Wednesday, February 23, 2005

A New Strategy

It was very interesting to see the opposition parties react to today's budget. In the past you could count on the "Progressive Reform Alliance of Conservatives" to scream the budget was too far left and the "Nouveau Bloc Democratique" to complain the budget was too far right. The end result? Everyone sees the Liberals as the party in the middle. This time, the story was completely different.

You had Stephen Harper coming as close to happy as he's physically capable of looking. "A marvelous budget! Just smashing!" he gushed. "Monte couldn't have done a better job himself!"

Then, Gilles Ducceppe and Jack Layton got up and huffed and puffed about the Liberals not working with them. Now, Gilles Ducceppe hates Canada and would scoff at the budget if Goodale announced a 10 billion dollar transfer to Quebec. But Layton's talking points were very interesting. He talked about how Martin convinced left-wing voters to vote for him last election and that he's now betrayed them.

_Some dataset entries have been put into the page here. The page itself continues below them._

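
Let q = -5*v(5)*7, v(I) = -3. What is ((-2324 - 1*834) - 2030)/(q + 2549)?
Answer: -2594/1327 ≈ -1.9548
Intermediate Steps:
q = 105 (q = -5*(-3)*7 = 15*7 = 105)
((-2324 - 1*834) - 2030)/(q + 2549) = ((-2324 - 1*834) - 2030)/(105 + 2549) = ((-2324 - 834) - 2030)/2654 = (-3158 - 2030)*(1/2654) = -5188*1/2654 = -2594/1327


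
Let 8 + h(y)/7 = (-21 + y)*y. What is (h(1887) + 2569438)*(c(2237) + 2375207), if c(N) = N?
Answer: 64707787266944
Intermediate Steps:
h(y) = -56 + 7*y*(-21 + y) (h(y) = -56 + 7*((-21 + y)*y) = -56 + 7*(y*(-21 + y)) = -56 + 7*y*(-21 + y))
(h(1887) + 2569438)*(c(2237) + 2375207) = ((-56 - 147*1887 + 7*1887²) + 2569438)*(2237 + 2375207) = ((-56 - 277389 + 7*3560769) + 2569438)*2377444 = ((-56 - 277389 + 24925383) + 2569438)*2377444 = (24647938 + 2569438)*2377444 = 27217376*2377444 = 64707787266944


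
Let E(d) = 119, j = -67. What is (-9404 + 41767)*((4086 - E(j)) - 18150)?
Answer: -459004429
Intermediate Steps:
(-9404 + 41767)*((4086 - E(j)) - 18150) = (-9404 + 41767)*((4086 - 1*119) - 18150) = 32363*((4086 - 119) - 18150) = 32363*(3967 - 18150) = 32363*(-14183) = -459004429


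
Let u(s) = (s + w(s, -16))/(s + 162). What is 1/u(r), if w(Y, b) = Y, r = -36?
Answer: -7/4 ≈ -1.7500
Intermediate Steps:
u(s) = 2*s/(162 + s) (u(s) = (s + s)/(s + 162) = (2*s)/(162 + s) = 2*s/(162 + s))
1/u(r) = 1/(2*(-36)/(162 - 36)) = 1/(2*(-36)/126) = 1/(2*(-36)*(1/126)) = 1/(-4/7) = -7/4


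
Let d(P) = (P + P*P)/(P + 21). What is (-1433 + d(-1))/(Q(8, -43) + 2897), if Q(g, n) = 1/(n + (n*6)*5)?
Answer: -1910189/3861700 ≈ -0.49465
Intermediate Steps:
d(P) = (P + P²)/(21 + P)
Q(g, n) = 1/(31*n) (Q(g, n) = 1/(n + (6*n)*5) = 1/(n + 30*n) = 1/(31*n))
(-1433 + d(-1))/(Q(8, -43) + 2897) = (-1433 - (1 - 1)/(21 - 1))/((1/31)/(-43) + 2897) = (-1433 - 1*0/20)/((1/31)*(-1/43) + 2897) = (-1433 - 1*1/20*0)/(-1/1333 + 2897) = (-1433 + 0)/(3861700/1333) = -1433*1333/3861700 = -1910189/3861700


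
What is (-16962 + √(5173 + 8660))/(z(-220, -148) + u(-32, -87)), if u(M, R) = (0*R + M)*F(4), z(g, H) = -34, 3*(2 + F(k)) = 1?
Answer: -25443/29 + 9*√1537/58 ≈ -871.26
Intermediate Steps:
F(k) = -5/3 (F(k) = -2 + (⅓)*1 = -2 + ⅓ = -5/3)
u(M, R) = -5*M/3 (u(M, R) = (0*R + M)*(-5/3) = (0 + M)*(-5/3) = M*(-5/3) = -5*M/3)
(-16962 + √(5173 + 8660))/(z(-220, -148) + u(-32, -87)) = (-16962 + √(5173 + 8660))/(-34 - 5/3*(-32)) = (-16962 + √13833)/(-34 + 160/3) = (-16962 + 3*√1537)/(58/3) = (-16962 + 3*√1537)*(3/58) = -25443/29 + 9*√1537/58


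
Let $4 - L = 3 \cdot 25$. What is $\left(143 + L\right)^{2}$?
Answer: $5184$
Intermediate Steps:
$L = -71$ ($L = 4 - 3 \cdot 25 = 4 - 75 = -71$)
$\left(143 + L\right)^{2} = \left(143 - 71\right)^{2} = 72^{2} = 5184$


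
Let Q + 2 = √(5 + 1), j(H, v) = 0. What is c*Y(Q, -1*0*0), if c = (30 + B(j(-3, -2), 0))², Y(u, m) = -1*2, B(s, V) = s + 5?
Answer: -2450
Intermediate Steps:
B(s, V) = 5 + s
Q = -2 + √6 (Q = -2 + √(5 + 1) = -2 + √6 ≈ 0.44949)
Y(u, m) = -2
c = 1225 (c = (30 + (5 + 0))² = (30 + 5)² = 35² = 1225)
c*Y(Q, -1*0*0) = 1225*(-2) = -2450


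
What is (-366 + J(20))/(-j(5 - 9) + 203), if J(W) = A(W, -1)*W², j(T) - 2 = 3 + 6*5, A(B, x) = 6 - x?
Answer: 1217/84 ≈ 14.488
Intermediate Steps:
j(T) = 35 (j(T) = 2 + (3 + 6*5) = 2 + (3 + 30) = 2 + 33 = 35)
J(W) = 7*W² (J(W) = (6 - 1*(-1))*W² = (6 + 1)*W² = 7*W²)
(-366 + J(20))/(-j(5 - 9) + 203) = (-366 + 7*20²)/(-1*35 + 203) = (-366 + 7*400)/(-35 + 203) = (-366 + 2800)/168 = 2434*(1/168) = 1217/84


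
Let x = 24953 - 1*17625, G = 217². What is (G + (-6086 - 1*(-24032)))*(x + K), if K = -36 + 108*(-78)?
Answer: -73619620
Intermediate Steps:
K = -8460 (K = -36 - 8424 = -8460)
G = 47089
x = 7328 (x = 24953 - 17625 = 7328)
(G + (-6086 - 1*(-24032)))*(x + K) = (47089 + (-6086 - 1*(-24032)))*(7328 - 8460) = (47089 + (-6086 + 24032))*(-1132) = (47089 + 17946)*(-1132) = 65035*(-1132) = -73619620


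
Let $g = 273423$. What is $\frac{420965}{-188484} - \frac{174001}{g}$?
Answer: $- \frac{49299305893}{17178620244} \approx -2.8698$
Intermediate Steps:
$\frac{420965}{-188484} - \frac{174001}{g} = \frac{420965}{-188484} - \frac{174001}{273423} = 420965 \left(- \frac{1}{188484}\right) - \frac{174001}{273423} = - \frac{420965}{188484} - \frac{174001}{273423} = - \frac{49299305893}{17178620244}$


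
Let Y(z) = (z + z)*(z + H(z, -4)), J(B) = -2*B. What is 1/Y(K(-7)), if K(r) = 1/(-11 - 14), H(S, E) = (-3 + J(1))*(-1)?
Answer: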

So what does this all mean? Well, to me, it looks like an absolutely brilliant strategy from the opposition parties. I think we can all agree that Martin "won" the last election by convincing voters that Stephen Harper was a scary, scary man. I think it's also not a stretch to say that the few times the Conservatives have had success since World War 1 has been when they've offered "Liberal Government without Liberals". With Martin set to move left on Same Sex marriage and Missile Defense, it's imperative that the opposition parties convince Canadians that there's no difference between him and Stephen Harper. The Conservatives need this if Harper ever wants to become Prime Minister, and the Nouveau Bloc Democratique needs this so that their voters aren't scared into voting for Martin to stop Harper.

When the attack adds against Stephen Harper start next election, Jack Layton will be able to stand up and say that the Liberals gave Canada a Conservative budget and that there's no difference between Martin and Harper. Harper meanwhile will be able to subtly imply that there's little difference between him and Martin. I think voters are looking for an excuse to boot Paul, and if Harper doesn't look too scary, they'll make the switch.


  • I doubt it.

    The Liberals have been borrowing from the Conservative/Reform Economic Platform for quite some time.

    It wasn't the "Scary Economizing Conservatives" that the Liberals painted, it was the "Scary Social Conservatives".

    Far as I can see it, both opposition parties are screwed. The Liberals are stealing the NDP social platform (gay marriage, missile defense, marijuana, daycare, etc.), and stealing the CPC economic platform.

    So now the NDP will have to distinguish themselves by highlighting their economic left and the CPC will have to highlight their social right. Historically, neither of those has been very attractive to Canadian voters.

    By Blogger Sacamano, at 7:41 p.m.  

  • While I agree that to some extent the opposition's reaction is based on politics, the sad fact is that it's also grounded in reality. This was an incredibly right wing budget. Corporate tax cuts, meaningless tax cuts for the poor (that don't even happen now), massive military increases, meaningless tax cuts for the middle class ($400 a year), it's all a slap in the face.

    Jack had it right, there is a feeling a betrayal setting in...

    By Blogger Gracchi, at 12:43 a.m.  

  • Honestly speaking I don't know much but I hope that what Jass said is right. If that is really happening that it is best for the country we do need some discipline on economic front without giving into conservatism on social front.

    By Blogger aangil, at 12:57 a.m.  

  • I hope jass is right as well. Though, it would be nice if the Liberals didn't borrow so heavily from the CPC's economic policy. Then again if the Liberals didn't borrow from the CPC they'd be the NDP, though that might not be a bad thing.

    By Blogger Socialist Swine, at 1:56 a.m.  

  • Harper will pick what it is he wants to differentiate himself on before the next election. No one wants an election yet, so each is giving the other side what they need to keep going.
    Each thinks they're recovering faster than the other, so neither wants to re-engage in the fight. When the advantage becomes clear, someone will move. The conservatives will refuse to support something, or the Liberals will propose something they know they can't get passed.
    It's just not happening yet.

    By Blogger Gauntlet, at 10:51 a.m.  

  • It had to be a right-wing budget. When you have the opposition agreeing with the government, the immediate PR can only be good. This was the first true test for the minority and it did what it had to do.

    The previous poster was right, Harper will seize his opportunity when it comes.

    By Blogger reporterbrock, at 5:12 p.m.  

  • To a certain extent, I agree on the social/economic split, but we still saw a lot of talk about Conservative military spending and tax cuts while campioning Kyoto and the environment.

    And, my point is, the CPC don't have to distinguish themselves. They need to look as much like the Liberals as possible. Obviously Martin will try to exploit the social issue gap and he'll likely have fairly good success with that.

    You are right that the NDP does need to distinguish themselves from the Liberals which is why they couldn't vote for this budget in a million years, especially after losing Star Wars and Gay Marriage as election issues.

    By Blogger calgarygrit, at 5:24 p.m.